Giancarlo Parretti (born 23 October 1941) is an Italian financier.[2][3]
Early life and business interests
Parretti was born in Orvieto, north of Rome, Italy. He worked as a waiter in London before moving to Sicily. There, he said, he used government aid to buy and sell at least four hotels. In 1983, he bought three Italian insurance companies and two years later sold them to a Geneva-based merchant bank, Sasea Holdings.[4]
Parretti once was an owner and chairman of the 300-hotel Melia Hotel chain, and Renta Immobiliaria S.A, a Spanish real estate company.
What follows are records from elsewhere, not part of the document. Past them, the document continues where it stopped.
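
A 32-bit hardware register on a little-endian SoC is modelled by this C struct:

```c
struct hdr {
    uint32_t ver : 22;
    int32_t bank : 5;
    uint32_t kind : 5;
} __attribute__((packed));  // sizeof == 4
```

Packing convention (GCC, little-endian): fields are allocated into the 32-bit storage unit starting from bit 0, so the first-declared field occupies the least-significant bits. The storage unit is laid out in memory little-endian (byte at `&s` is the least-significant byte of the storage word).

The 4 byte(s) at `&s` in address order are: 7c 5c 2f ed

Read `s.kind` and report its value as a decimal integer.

[0]=0x7c [1]=0x5c [2]=0x2f [3]=0xed (little-endian) → word 0xed2f5c7c
ver:22 @ bit 0 → (0xed2f5c7c>>0)&0x3fffff = 0x2f5c7c
bank:5 @ bit 22 → (0xed2f5c7c>>22)&0x1f = 0x14
kind:5 @ bit 27 → (0xed2f5c7c>>27)&0x1f = 0x1d  ←

29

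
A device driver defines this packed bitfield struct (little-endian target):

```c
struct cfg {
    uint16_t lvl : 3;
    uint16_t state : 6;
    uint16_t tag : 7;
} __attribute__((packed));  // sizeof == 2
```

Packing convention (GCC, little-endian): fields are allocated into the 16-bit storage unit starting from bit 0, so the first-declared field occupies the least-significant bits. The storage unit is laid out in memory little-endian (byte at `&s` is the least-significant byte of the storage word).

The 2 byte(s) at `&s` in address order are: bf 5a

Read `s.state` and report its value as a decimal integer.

[0]=0xbf [1]=0x5a (little-endian) → word 0x5abf
lvl:3 @ bit 0 → (0x5abf>>0)&0x7 = 0x7
state:6 @ bit 3 → (0x5abf>>3)&0x3f = 0x17  ←
tag:7 @ bit 9 → (0x5abf>>9)&0x7f = 0x2d

23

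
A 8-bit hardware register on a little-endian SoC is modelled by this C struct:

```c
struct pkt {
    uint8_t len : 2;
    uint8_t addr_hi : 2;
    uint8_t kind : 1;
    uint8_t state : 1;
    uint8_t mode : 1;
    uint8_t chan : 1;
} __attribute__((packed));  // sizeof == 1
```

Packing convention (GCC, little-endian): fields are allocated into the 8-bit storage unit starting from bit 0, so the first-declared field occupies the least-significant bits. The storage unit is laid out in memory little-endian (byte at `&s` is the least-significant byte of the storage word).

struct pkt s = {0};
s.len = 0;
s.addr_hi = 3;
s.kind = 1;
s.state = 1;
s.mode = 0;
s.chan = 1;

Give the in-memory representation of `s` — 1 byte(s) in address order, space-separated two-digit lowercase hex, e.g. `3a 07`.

bc

len (2b) val=0 bits=0x0 at bit 0: 0x00
addr_hi (2b) val=3 bits=0x3 at bit 2: 0x0c
kind (1b) val=1 bits=0x1 at bit 4: 0x1c
state (1b) val=1 bits=0x1 at bit 5: 0x3c
mode (1b) val=0 bits=0x0 at bit 6: 0x3c
chan (1b) val=1 bits=0x1 at bit 7: 0xbc
word = 0xbc → little-endian bytes:
  [0]=0xbc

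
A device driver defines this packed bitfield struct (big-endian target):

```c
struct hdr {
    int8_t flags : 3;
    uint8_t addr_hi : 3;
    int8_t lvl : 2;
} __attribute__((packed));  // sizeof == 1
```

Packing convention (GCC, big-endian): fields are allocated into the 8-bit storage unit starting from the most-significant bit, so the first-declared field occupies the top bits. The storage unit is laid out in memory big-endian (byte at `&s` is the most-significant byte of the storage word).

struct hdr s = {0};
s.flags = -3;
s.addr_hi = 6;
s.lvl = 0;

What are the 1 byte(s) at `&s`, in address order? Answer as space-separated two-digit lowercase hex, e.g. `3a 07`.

b8

flags:3 = -3 → 0x5 << 5 → word 0xa0
addr_hi:3 = 6 → 0x6 << 2 → word 0xb8
lvl:2 = 0 → 0x0 << 0 → word 0xb8
word = 0xb8 → big-endian bytes:
  [0]=0xb8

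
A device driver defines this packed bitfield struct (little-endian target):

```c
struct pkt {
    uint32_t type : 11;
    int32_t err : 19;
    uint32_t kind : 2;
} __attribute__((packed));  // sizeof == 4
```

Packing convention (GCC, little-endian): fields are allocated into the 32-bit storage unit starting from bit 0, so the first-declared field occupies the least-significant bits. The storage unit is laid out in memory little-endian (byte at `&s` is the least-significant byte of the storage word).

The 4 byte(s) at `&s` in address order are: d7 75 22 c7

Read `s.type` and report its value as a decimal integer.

1495

[0]=0xd7 [1]=0x75 [2]=0x22 [3]=0xc7 (little-endian) → word 0xc72275d7
type:11 @ bit 0 → (0xc72275d7>>0)&0x7ff = 0x5d7  ←
err:19 @ bit 11 → (0xc72275d7>>11)&0x7ffff = 0xe44e
kind:2 @ bit 30 → (0xc72275d7>>30)&0x3 = 0x3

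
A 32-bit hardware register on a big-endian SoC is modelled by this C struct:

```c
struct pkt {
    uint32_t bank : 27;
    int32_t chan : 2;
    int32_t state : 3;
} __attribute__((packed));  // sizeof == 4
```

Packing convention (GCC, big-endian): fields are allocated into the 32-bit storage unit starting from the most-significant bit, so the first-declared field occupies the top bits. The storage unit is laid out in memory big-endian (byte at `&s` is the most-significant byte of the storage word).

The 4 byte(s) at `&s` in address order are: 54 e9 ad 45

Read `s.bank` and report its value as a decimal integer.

44518762

[0]=0x54 [1]=0xe9 [2]=0xad [3]=0x45 (big-endian) → word 0x54e9ad45
bank [5+:27] = (word>>5) & 0x7ffffff = 44518762  ←
chan [3+:2] = (word>>3) & 0x3 = 0
state [0+:3] = (word>>0) & 0x7 = 5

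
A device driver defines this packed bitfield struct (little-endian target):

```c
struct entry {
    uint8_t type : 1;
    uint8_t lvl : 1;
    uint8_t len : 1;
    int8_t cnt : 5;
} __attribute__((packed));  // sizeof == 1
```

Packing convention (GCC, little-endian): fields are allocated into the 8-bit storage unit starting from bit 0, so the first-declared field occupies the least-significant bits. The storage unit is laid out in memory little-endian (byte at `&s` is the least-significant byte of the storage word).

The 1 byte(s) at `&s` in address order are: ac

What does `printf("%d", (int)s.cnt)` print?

-11

[0]=0xac (little-endian) → word 0xac
type [0+:1] = (word>>0) & 0x1 = 0
lvl [1+:1] = (word>>1) & 0x1 = 0
len [2+:1] = (word>>2) & 0x1 = 1
cnt [3+:5] = (word>>3) & 0x1f = 21  ←
cnt signed 5b, MSB=1: 21 - 32 = -11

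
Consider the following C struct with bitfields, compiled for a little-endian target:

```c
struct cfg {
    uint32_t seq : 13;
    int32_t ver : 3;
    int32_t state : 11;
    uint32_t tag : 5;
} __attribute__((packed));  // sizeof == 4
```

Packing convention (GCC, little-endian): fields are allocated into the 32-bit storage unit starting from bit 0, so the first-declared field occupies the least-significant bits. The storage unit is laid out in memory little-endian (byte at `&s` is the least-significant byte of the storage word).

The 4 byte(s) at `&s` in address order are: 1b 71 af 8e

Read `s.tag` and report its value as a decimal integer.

17

[0]=0x1b [1]=0x71 [2]=0xaf [3]=0x8e (little-endian) → word 0x8eaf711b
seq:13 @ bit 0 → (0x8eaf711b>>0)&0x1fff = 0x111b
ver:3 @ bit 13 → (0x8eaf711b>>13)&0x7 = 0x3
state:11 @ bit 16 → (0x8eaf711b>>16)&0x7ff = 0x6af
tag:5 @ bit 27 → (0x8eaf711b>>27)&0x1f = 0x11  ←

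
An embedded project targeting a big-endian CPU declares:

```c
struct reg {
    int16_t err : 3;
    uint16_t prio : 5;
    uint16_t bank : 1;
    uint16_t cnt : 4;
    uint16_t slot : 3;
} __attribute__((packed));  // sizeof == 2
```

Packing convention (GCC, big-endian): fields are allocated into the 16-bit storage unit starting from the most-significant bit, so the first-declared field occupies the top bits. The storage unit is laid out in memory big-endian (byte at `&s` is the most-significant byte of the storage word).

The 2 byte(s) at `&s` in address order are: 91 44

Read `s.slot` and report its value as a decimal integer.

[0]=0x91 [1]=0x44 (big-endian) → word 0x9144
err:3 @ bit 13 → (0x9144>>13)&0x7 = 0x4
prio:5 @ bit 8 → (0x9144>>8)&0x1f = 0x11
bank:1 @ bit 7 → (0x9144>>7)&0x1 = 0x0
cnt:4 @ bit 3 → (0x9144>>3)&0xf = 0x8
slot:3 @ bit 0 → (0x9144>>0)&0x7 = 0x4  ←

4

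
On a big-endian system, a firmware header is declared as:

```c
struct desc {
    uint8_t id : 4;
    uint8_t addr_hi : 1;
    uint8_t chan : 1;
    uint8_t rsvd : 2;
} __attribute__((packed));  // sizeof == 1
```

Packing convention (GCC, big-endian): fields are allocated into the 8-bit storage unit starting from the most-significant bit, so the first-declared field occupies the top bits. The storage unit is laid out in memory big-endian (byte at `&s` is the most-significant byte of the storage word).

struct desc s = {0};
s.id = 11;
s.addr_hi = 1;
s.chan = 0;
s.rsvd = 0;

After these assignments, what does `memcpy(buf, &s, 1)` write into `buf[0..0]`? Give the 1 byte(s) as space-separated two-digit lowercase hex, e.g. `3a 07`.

id (4b) val=11 bits=0xb at bit 4: 0xb0
addr_hi (1b) val=1 bits=0x1 at bit 3: 0xb8
chan (1b) val=0 bits=0x0 at bit 2: 0xb8
rsvd (2b) val=0 bits=0x0 at bit 0: 0xb8
word = 0xb8 → big-endian bytes:
  [0]=0xb8

b8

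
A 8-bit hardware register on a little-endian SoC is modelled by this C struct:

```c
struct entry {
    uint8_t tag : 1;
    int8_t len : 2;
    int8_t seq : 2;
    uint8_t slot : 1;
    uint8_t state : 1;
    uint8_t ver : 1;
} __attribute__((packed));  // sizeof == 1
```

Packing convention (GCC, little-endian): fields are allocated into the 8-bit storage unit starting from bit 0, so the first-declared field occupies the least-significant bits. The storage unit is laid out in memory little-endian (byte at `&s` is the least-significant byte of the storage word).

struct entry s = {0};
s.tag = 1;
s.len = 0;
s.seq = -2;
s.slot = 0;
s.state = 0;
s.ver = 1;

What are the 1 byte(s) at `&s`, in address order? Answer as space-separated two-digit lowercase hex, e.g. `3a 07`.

91

tag (1b) val=1 bits=0x1 at bit 0: 0x01
len (2b) val=0 bits=0x0 at bit 1: 0x01
seq (2b) val=-2 bits=0x2 at bit 3: 0x11
slot (1b) val=0 bits=0x0 at bit 5: 0x11
state (1b) val=0 bits=0x0 at bit 6: 0x11
ver (1b) val=1 bits=0x1 at bit 7: 0x91
word = 0x91 → little-endian bytes:
  [0]=0x91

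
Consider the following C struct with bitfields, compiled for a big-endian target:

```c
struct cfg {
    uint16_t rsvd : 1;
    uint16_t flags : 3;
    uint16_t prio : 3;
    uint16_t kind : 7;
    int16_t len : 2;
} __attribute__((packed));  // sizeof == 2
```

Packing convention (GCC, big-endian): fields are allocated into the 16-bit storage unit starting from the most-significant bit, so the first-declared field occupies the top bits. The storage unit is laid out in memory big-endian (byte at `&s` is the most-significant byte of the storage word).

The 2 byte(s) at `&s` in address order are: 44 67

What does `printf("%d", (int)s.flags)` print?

4

[0]=0x44 [1]=0x67 (big-endian) → word 0x4467
rsvd:1 @ bit 15 → (0x4467>>15)&0x1 = 0x0
flags:3 @ bit 12 → (0x4467>>12)&0x7 = 0x4  ←
prio:3 @ bit 9 → (0x4467>>9)&0x7 = 0x2
kind:7 @ bit 2 → (0x4467>>2)&0x7f = 0x19
len:2 @ bit 0 → (0x4467>>0)&0x3 = 0x3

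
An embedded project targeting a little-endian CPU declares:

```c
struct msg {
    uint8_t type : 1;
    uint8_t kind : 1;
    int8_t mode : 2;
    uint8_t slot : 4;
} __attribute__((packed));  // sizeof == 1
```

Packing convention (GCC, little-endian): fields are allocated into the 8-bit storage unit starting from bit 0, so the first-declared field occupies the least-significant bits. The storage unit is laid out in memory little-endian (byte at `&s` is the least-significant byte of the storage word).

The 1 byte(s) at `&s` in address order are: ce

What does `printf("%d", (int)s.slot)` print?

12

[0]=0xce (little-endian) → word 0xce
type:1 @ bit 0 → (0xce>>0)&0x1 = 0x0
kind:1 @ bit 1 → (0xce>>1)&0x1 = 0x1
mode:2 @ bit 2 → (0xce>>2)&0x3 = 0x3
slot:4 @ bit 4 → (0xce>>4)&0xf = 0xc  ←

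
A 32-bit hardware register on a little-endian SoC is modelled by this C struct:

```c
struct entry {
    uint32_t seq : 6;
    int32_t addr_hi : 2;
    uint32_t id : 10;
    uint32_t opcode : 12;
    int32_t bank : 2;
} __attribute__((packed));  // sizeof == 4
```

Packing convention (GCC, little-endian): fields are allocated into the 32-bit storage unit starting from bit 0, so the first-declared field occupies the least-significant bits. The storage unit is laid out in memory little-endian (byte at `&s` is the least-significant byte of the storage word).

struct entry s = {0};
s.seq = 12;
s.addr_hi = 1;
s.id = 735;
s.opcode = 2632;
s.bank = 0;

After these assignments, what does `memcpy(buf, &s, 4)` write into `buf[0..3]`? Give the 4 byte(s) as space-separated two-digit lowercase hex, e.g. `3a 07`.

seq (6b) val=12 bits=0xc at bit 0: 0x0000000c
addr_hi (2b) val=1 bits=0x1 at bit 6: 0x0000004c
id (10b) val=735 bits=0x2df at bit 8: 0x0002df4c
opcode (12b) val=2632 bits=0xa48 at bit 18: 0x2922df4c
bank (2b) val=0 bits=0x0 at bit 30: 0x2922df4c
word = 0x2922df4c → little-endian bytes:
  [0]=0x4c  [1]=0xdf  [2]=0x22  [3]=0x29

4c df 22 29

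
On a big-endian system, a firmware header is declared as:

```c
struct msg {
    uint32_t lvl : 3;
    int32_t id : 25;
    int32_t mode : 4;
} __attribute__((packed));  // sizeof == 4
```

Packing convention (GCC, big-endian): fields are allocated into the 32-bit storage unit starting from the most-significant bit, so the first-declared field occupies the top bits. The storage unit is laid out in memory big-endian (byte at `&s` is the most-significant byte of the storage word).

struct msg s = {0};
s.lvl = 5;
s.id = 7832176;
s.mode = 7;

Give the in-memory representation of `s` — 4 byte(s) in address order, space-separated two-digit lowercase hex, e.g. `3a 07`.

[29+:3] lvl=5 & 0x7 = 0x5; word=0xa0000000
[4+:25] id=7832176 & 0x1ffffff = 0x778270; word=0xa7782700
[0+:4] mode=7 & 0xf = 0x7; word=0xa7782707
word = 0xa7782707 → big-endian bytes:
  [0]=0xa7  [1]=0x78  [2]=0x27  [3]=0x07

a7 78 27 07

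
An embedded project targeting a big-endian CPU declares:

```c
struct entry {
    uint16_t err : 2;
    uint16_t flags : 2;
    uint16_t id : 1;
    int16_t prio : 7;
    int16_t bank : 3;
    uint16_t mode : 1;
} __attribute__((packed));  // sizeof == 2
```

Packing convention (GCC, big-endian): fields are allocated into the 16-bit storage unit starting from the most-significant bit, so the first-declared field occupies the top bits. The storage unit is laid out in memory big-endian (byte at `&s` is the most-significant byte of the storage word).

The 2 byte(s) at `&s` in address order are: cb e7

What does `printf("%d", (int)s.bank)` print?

3

[0]=0xcb [1]=0xe7 (big-endian) → word 0xcbe7
err [14+:2] = (word>>14) & 0x3 = 3
flags [12+:2] = (word>>12) & 0x3 = 0
id [11+:1] = (word>>11) & 0x1 = 1
prio [4+:7] = (word>>4) & 0x7f = 62
bank [1+:3] = (word>>1) & 0x7 = 3  ←
mode [0+:1] = (word>>0) & 0x1 = 1
bank signed 3b, MSB=0: value = 3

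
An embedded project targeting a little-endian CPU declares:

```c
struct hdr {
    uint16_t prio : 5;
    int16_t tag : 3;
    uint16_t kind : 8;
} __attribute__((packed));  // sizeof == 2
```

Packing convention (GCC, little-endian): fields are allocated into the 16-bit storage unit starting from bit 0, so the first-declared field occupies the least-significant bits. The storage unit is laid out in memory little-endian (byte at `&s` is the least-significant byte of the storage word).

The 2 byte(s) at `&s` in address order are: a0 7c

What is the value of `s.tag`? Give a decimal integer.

-3

[0]=0xa0 [1]=0x7c (little-endian) → word 0x7ca0
prio:5 @ bit 0 → (0x7ca0>>0)&0x1f = 0x0
tag:3 @ bit 5 → (0x7ca0>>5)&0x7 = 0x5  ←
kind:8 @ bit 8 → (0x7ca0>>8)&0xff = 0x7c
tag signed 3b, MSB=1: 5 - 8 = -3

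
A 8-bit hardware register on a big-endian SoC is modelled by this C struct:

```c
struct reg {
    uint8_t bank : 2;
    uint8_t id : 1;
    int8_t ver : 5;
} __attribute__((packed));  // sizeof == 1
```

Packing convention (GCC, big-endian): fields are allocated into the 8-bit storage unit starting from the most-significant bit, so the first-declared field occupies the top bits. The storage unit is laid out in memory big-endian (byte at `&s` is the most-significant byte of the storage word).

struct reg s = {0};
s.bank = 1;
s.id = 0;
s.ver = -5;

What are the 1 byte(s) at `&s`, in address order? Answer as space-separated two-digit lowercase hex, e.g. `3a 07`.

5b

[6+:2] bank=1 & 0x3 = 0x1; word=0x40
[5+:1] id=0 & 0x1 = 0x0; word=0x40
[0+:5] ver=-5 & 0x1f = 0x1b; word=0x5b
word = 0x5b → big-endian bytes:
  [0]=0x5b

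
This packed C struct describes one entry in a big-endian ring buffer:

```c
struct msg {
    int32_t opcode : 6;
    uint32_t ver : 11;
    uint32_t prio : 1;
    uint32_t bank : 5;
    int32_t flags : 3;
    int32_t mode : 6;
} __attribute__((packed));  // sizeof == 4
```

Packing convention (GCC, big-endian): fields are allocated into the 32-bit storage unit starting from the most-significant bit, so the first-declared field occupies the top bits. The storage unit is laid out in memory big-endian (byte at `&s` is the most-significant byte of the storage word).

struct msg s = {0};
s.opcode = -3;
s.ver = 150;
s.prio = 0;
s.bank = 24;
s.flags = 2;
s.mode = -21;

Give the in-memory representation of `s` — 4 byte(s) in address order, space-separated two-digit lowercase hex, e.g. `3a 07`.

opcode (6b) val=-3 bits=0x3d at bit 26: 0xf4000000
ver (11b) val=150 bits=0x96 at bit 15: 0xf44b0000
prio (1b) val=0 bits=0x0 at bit 14: 0xf44b0000
bank (5b) val=24 bits=0x18 at bit 9: 0xf44b3000
flags (3b) val=2 bits=0x2 at bit 6: 0xf44b3080
mode (6b) val=-21 bits=0x2b at bit 0: 0xf44b30ab
word = 0xf44b30ab → big-endian bytes:
  [0]=0xf4  [1]=0x4b  [2]=0x30  [3]=0xab

f4 4b 30 ab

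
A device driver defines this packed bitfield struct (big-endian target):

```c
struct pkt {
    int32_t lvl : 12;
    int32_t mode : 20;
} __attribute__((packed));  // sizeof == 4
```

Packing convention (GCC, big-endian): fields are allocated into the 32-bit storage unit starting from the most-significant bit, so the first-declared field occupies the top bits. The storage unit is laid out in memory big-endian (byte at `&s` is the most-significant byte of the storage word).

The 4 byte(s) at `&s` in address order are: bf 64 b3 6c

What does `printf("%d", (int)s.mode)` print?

[0]=0xbf [1]=0x64 [2]=0xb3 [3]=0x6c (big-endian) → word 0xbf64b36c
lvl [20+:12] = (word>>20) & 0xfff = 3062
mode [0+:20] = (word>>0) & 0xfffff = 308076  ←
mode signed 20b, MSB=0: value = 308076

308076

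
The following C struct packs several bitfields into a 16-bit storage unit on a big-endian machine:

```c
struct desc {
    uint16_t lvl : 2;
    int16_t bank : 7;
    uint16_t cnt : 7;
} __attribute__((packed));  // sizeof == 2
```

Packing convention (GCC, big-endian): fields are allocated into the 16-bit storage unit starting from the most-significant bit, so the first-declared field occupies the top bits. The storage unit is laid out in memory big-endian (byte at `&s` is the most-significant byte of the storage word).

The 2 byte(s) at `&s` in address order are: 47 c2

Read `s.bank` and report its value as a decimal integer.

15

[0]=0x47 [1]=0xc2 (big-endian) → word 0x47c2
lvl [14+:2] = (word>>14) & 0x3 = 1
bank [7+:7] = (word>>7) & 0x7f = 15  ←
cnt [0+:7] = (word>>0) & 0x7f = 66
bank signed 7b, MSB=0: value = 15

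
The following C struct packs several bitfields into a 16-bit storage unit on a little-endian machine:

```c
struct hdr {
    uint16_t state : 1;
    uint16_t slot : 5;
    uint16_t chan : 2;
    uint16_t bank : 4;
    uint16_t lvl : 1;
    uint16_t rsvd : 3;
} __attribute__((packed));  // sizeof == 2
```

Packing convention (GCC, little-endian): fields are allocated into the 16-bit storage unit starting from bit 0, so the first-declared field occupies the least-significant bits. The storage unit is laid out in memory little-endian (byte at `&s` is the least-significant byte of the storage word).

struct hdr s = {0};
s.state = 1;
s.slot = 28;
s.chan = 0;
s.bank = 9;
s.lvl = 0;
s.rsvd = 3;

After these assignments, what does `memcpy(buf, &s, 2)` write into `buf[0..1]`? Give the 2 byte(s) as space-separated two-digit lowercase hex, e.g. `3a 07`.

39 69

state (1b) val=1 bits=0x1 at bit 0: 0x0001
slot (5b) val=28 bits=0x1c at bit 1: 0x0039
chan (2b) val=0 bits=0x0 at bit 6: 0x0039
bank (4b) val=9 bits=0x9 at bit 8: 0x0939
lvl (1b) val=0 bits=0x0 at bit 12: 0x0939
rsvd (3b) val=3 bits=0x3 at bit 13: 0x6939
word = 0x6939 → little-endian bytes:
  [0]=0x39  [1]=0x69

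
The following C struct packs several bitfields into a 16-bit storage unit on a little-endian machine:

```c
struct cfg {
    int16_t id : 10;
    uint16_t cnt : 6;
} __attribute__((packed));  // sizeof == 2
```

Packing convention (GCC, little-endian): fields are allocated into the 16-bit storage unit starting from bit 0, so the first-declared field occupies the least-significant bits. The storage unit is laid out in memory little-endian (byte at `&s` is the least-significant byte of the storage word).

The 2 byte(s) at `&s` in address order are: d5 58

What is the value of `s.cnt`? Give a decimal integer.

22

[0]=0xd5 [1]=0x58 (little-endian) → word 0x58d5
id [0+:10] = (word>>0) & 0x3ff = 213
cnt [10+:6] = (word>>10) & 0x3f = 22  ←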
He was once a partner of the Spanish newspaper El Mundo.
In 1986, Parretti gained control of Le Matin de Paris, a Socialist newspaper in Paris, which went bankrupt a year later.[8]
In 1989, he took over Cannon Film Group Inc. from Menahem Golan and Yoram Globus. Almost immediately, he made plans to take over the historic French studio Pathé, and changed Cannon's name to Pathé Communications. However, the French government blocked his bid due to concerns about his background.[9]
"In 1990, the Italian financier Giancarlo Parretti was trying to line up the Liberian government as an investor in a company he was using to buy MGM/UA Communications. But the relationship ended when Mr. Parretti’s ally, the Liberian president Samuel K. Doe, was tortured and killed by opponents."[10]
Undaunted, Parretti bought Metro-Goldwyn-Mayer in 1990 for $1.2 billion,[11] using money borrowed from a Dutch subsidiary of Crédit Lyonnais and contingent on future profits financing the purchase from mogul Kirk Kerkorian.
Parretti persuaded Time Warner to guarantee a US$650 million loan to help his Pathé Communications to carry out the deal, with Time Warner in return gaining access to 3,000 films in the Pathe and MGM/UA libraries to distribute worldwide through theaters, TV and video.[12]
Parretti then merged the former Cannon with the MGM purchase to create the short-lived MGM-Pathé Communications.
Under Parretti's control, MGM released almost no films (one victim being the James Bond franchise, the planned production of the seventeenth Bond film, Property of a Lady[13][14][15]), while Parretti enjoyed a Hollywood mogul lifestyle. He fired most of the accounting staff and appointed his 21-year-old daughter to a senior financial post. He used company money for presents to several girlfriends, including a former runner-up for Miss Universe. In 1991, his ownership dissolved in a flurry of lawsuits and a default to Crédit Lyonnais, and Parretti faced securities fraud charges in the United States and Europe.[16][17][18][19] In March 1999, he was found guilty of misuse of corporate funds and fraud and he was sentenced in absentia to four years in prison and fined 1 million Ff by a Paris court.[20]
"an ex-waiter whose principal expertise was Ponzi schemes, not film"...much of the bank's money went to what were euphemistically called 'development deals' involving young women who were neither filmmakers nor developers"[21] – Peter Bart
Parretti is the subject of the 2024 documentary The Man Who Definitely Didn’t Steal Hollywood, directed by John Dower.[22][23]